Counter(all_links).most_common(40)
Out[30]:
[('Cake', 169),
 ('List of cakes', 168),
 ('Birthday cake', 166),
 ('Biscuit', 166),
 ('Cremeschnitte', 166),
 ('Kürtőskalács', 166),
 ('Mantecadas', 166),
 ('Mille-feuille', 166),
 ('Tompouce', 166),
 ('Pancake', 165),
 ('Bizcocho', 165),
 ('Chorley cake', 165),
 ('Croquembouche', 165),
 ("Flies' graveyard", 165),
 ('Ladyfinger (biscuit)', 165),
 ('Madeleine (cake)', 165),
 ('Marry girl cake', 165),
 ('Meringue', 165),
 ('Mooncake', 165),
 ('Pandoro', 165),
 ('Paper wrapped cake', 165),
 ('Punschkrapfen', 165),
 ('Sweetheart cake', 165),
 ('Torta caprese', 165),
 ('Baumkuchen', 164),
 ('Layer cake', 164),
 ('Prinzregententorte', 164),
 ('Spettekaka', 164),
 ('Spit cake', 164),
 ('Trdelník', 164),
 ('Wedding cake', 164),
 ('Šakotis', 164),
 ('Banana bread', 163),
 ('Batik cake', 163),
 ('Bolo Rei', 163),
 ('Cheesecake', 163),
 ('Cupcake', 163),
 ('Dobos torte', 163),
 ('French Fancy', 163),
 ("Groom's cake", 163)]

For next time

Next class we are going to do some interactive graphics.

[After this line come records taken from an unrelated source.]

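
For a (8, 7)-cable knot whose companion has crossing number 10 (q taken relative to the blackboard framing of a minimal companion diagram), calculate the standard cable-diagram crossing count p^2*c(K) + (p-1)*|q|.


Step 1: Each of the c(K) crossings of the companion diagram becomes p*p = p^2 crossings among the p parallel strands, and each of the |q| twists s_1 s_2 ... s_(p-1) adds (p-1) crossings.
  Crossings = p^2 * c(K) + (p-1)*|q|
Step 2: = 8^2 * 10 + (8-1)*7
Step 3: = 64*10 + 7*7
Step 4: = 640 + 49 = 689

689


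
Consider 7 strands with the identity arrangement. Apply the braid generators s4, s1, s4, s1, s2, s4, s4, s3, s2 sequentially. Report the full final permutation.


Starting with identity [1, 2, 3, 4, 5, 6, 7].
Apply generators in sequence:
  After s4: [1, 2, 3, 5, 4, 6, 7]
  After s1: [2, 1, 3, 5, 4, 6, 7]
  After s4: [2, 1, 3, 4, 5, 6, 7]
  After s1: [1, 2, 3, 4, 5, 6, 7]
  After s2: [1, 3, 2, 4, 5, 6, 7]
  After s4: [1, 3, 2, 5, 4, 6, 7]
  After s4: [1, 3, 2, 4, 5, 6, 7]
  After s3: [1, 3, 4, 2, 5, 6, 7]
  After s2: [1, 4, 3, 2, 5, 6, 7]
Final permutation: [1, 4, 3, 2, 5, 6, 7]

[1, 4, 3, 2, 5, 6, 7]


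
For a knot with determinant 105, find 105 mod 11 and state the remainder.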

Make sure that you can import the bokeh library.

In [31]:
from bokeh.plotting import figure, show, output_notebook, ColumnDataSource

If that produces an error, run the following either in your terminal or in the Anaconda prompt.

conda install bokeh

Also, next Tuesday we are going to start doing some network analysis. This means that we will need to use the networkx module, which is not included in the standard Anaconda Python installation. Please make sure that you have this downloaded correctly by running the following:

In [32]:
import networkx as nx

If there is a problem, please let me know before the end of class today.